だから乱暴な言い方をすれば、「MW 2 のダイアログもナラティブも、どんな日本語にしたところで不自然」なんじゃないかと思います。それを不自然だ! と言い続けることもできるし、大体これでいいんじゃない? という人がいてもおかしくない。

これは以前Audio Contents と文化の違いでも少し触れたのですが。

ラジオなんかの場合、ただあっちの DJ 口調を日本の DJ 口調にすればよいのではなく、なだぎと友近のディラン&キャサリン的 (以下、長いので D&C 風)に、「(いささかステレオタイプであっても) あっちの DJ の吹き替え風」にしないと味がでない。
でもそれって映画でも浮いてしまうわけで、「自然な仕上がり」には絶対ならない。
ゲーム翻訳って「意味が通じるようにする」だけじゃスタート地点にも立っておらず、それを「英語版プレイヤーと可能な限り同じゲームエクスペリエンスを提供できるレベルにする」ことが仕事のメインみたいなものですから、この問題は結構重要なのです。少なくとも、情熱を持ってゲーム翻訳に従事する者としては。
ここらへん、考えた末に D&C 風にしても、普通にプレイする人たちにとっては「不自然さ」だけが伝わってしまうので「もうちょっと何とかならなかったのかよw」「翻訳調過ぎて萎えた」なんて言われてしまうんですね。
でも仮に日本の DJ 風にしてたとしたら雰囲気にそぐわないと思うのですよ。こういった不自然さは違う文化圏のゲームを持ち込む際には避けて通れない。
じゃあどうするよ?ってハナシなんですが、どうしようもない。ああどうすればいいんだ。結論がないのでここらで終わりにしておきます。どなたか良い案があったらぜひ教えてください...
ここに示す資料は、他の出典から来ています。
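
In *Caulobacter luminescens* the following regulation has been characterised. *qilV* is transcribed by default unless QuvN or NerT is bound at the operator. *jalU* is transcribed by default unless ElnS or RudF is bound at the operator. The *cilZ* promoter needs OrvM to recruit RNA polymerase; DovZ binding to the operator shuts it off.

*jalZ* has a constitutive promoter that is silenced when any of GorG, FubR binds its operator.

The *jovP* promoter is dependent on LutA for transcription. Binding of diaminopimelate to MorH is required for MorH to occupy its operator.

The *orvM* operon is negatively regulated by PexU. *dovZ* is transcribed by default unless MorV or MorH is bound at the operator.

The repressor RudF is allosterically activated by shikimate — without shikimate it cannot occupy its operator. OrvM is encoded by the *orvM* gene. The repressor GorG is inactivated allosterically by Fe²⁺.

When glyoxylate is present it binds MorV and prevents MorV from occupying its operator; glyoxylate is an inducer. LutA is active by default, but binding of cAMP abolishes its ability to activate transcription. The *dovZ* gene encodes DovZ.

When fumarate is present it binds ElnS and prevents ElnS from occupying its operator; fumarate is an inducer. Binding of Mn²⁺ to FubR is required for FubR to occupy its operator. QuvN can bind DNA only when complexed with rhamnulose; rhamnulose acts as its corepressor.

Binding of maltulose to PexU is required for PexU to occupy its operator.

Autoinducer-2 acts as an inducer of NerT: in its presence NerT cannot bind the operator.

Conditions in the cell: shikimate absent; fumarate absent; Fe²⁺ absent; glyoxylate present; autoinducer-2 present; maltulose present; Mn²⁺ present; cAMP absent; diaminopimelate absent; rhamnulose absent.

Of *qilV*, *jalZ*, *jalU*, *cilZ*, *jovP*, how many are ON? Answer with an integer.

Rhamnulose is absent, so QuvN is inactive.
Autoinducer-2 is present, so NerT is inactive.
With no repressor bound, *qilV* is transcribed.
→ *qilV* is ON.
Fe²⁺ is absent, so GorG is active.
Mn²⁺ is present, so FubR is active.
With repressor GorG bound, *jalZ* is not transcribed.
→ *jalZ* is OFF.
Fumarate is absent, so ElnS is active.
Shikimate is absent, so RudF is inactive.
With repressor ElnS bound, *jalU* is not transcribed.
→ *jalU* is OFF.
Maltulose is present, so PexU is active.
With repressor PexU bound, *orvM* is not transcribed.
So OrvM is not produced.
Glyoxylate is present, so MorV is inactive.
Diaminopimelate is absent, so MorH is inactive.
With no repressor bound, *dovZ* is transcribed.
So DovZ is produced and active.
With repressor DovZ bound, *cilZ* is not transcribed.
→ *cilZ* is OFF.
cAMP is absent, so LutA is active.
No repressor is bound and LutA is active, so *jovP* is transcribed.
→ *jovP* is ON.
2 of the 5 genes are transcribed.

2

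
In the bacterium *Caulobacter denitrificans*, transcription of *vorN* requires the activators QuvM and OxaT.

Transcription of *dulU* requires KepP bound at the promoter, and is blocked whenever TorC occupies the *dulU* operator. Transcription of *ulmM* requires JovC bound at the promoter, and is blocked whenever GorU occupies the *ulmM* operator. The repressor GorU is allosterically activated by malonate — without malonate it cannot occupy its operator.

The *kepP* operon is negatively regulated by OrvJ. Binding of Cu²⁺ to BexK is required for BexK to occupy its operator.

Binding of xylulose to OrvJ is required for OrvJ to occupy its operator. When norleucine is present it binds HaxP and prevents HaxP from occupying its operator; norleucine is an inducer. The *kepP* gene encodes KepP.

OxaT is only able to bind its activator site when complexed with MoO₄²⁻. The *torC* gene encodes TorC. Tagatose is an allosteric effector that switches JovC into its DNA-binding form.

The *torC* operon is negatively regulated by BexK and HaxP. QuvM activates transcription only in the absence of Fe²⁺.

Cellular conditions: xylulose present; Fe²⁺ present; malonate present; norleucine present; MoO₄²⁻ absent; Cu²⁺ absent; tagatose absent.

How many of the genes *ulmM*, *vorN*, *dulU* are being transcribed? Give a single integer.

Tagatose is absent, so JovC is inactive.
Malonate is present, so GorU is active.
With repressor GorU bound, *ulmM* is not transcribed.
→ *ulmM* is OFF.
Fe²⁺ is present, so QuvM is inactive.
MoO₄²⁻ is absent, so OxaT is inactive.
Required activator QuvM is absent, so *vorN* is not transcribed.
→ *vorN* is OFF.
Cu²⁺ is absent, so BexK is inactive.
Norleucine is present, so HaxP is inactive.
With no repressor bound, *torC* is transcribed.
So TorC is produced and active.
Xylulose is present, so OrvJ is active.
With repressor OrvJ bound, *kepP* is not transcribed.
So KepP is not produced.
With repressor TorC bound, *dulU* is not transcribed.
→ *dulU* is OFF.
0 of the 3 genes are transcribed.

0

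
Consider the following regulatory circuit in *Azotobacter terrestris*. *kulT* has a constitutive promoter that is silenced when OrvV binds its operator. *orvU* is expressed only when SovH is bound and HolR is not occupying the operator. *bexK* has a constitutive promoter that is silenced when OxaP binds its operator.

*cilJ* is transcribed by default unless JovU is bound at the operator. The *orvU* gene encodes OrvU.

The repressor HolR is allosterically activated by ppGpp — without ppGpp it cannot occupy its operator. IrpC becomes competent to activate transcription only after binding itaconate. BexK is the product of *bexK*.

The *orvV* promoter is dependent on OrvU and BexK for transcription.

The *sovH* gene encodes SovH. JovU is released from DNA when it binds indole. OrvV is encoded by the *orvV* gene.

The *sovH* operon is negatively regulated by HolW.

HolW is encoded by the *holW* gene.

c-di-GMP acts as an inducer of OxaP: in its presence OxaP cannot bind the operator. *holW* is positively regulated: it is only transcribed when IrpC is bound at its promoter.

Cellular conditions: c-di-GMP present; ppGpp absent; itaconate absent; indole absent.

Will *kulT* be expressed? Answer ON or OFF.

OFF

Itaconate is absent, so IrpC is inactive.
Required activator IrpC is absent, so *holW* is not transcribed.
So HolW is not produced.
With no repressor bound, *sovH* is transcribed.
So SovH is produced and active.
ppGpp is absent, so HolR is inactive.
No repressor is bound and SovH is active, so *orvU* is transcribed.
So OrvU is produced and active.
c-di-GMP is present, so OxaP is inactive.
With no repressor bound, *bexK* is transcribed.
So BexK is produced and active.
No repressor is bound and OrvU and BexK are active, so *orvV* is transcribed.
So OrvV is produced and active.
With repressor OrvV bound, *kulT* is not transcribed.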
この件、MW2の例の件とも併せて色々と考えてみました。

戦場に降りていくということ

優れたゲーム翻訳を実現するには、オリジナルコンテンツという暗闇の中、その底の底まで降りていって、新たな言葉を獲得するしかない。イタコのように自分の中にゲーム世界を降霊させて、そこで紡がれているものをつまみ出すしかない、というのが今回 LYE がたどり着いた答えです。

この件で、フルメタルジャケットの翻訳担当者変更事件はひとつの示唆を与えてくれると思います(戸田氏を批判しているわけではなく、ベトナム戦争に参加した兵士のセリフを訳した原田氏の姿勢についてです)。
参考:Wikipedia フルメタル・ジャケット
(有名な逸話なのでご存じの方も多いと思いますが、改めてまとめてみます)

  • 戸田奈津子氏が翻訳を担当
  • キューブリック監督は海外版の翻訳を再翻訳して品質をチェックする*2徹底した完璧主義者
  • 戸田氏翻訳では F ワードが正しく (つまり "十分に" 汚く) 訳されていない! とキューブリック監督激怒
  • 急遽、原田眞人氏に依頼、監督と連絡をとりながら翻訳
    • You can come over to my house and fuck my sister!
      家に来て妹をファックしていいぞ!
    • Born to kill
      生来必殺
      などの素晴らしい日本語を発明
  • 再翻訳を読んだキューブリック監督満足

「家に来て妹をファックしていいぞ!*3」も「生来必殺」も発明された日本語です。それ以前には存在しない言い回しです。原田眞人氏がフルメタル・ジャケットの大地に降りていって獲得してきた表現です。
上で自分のブログから引用した DJ の件もそうですが、どうやら「英語と等価となる日本語がない場合は新たに、自分がオリジナルの中から産み出すしかない(勝手に言葉を作るということではなく、自分の頭の中に世界を構築してキャラクターに日本語でしゃべらせる、というニュアンス)」というのが今のところの LYE の答えのようです。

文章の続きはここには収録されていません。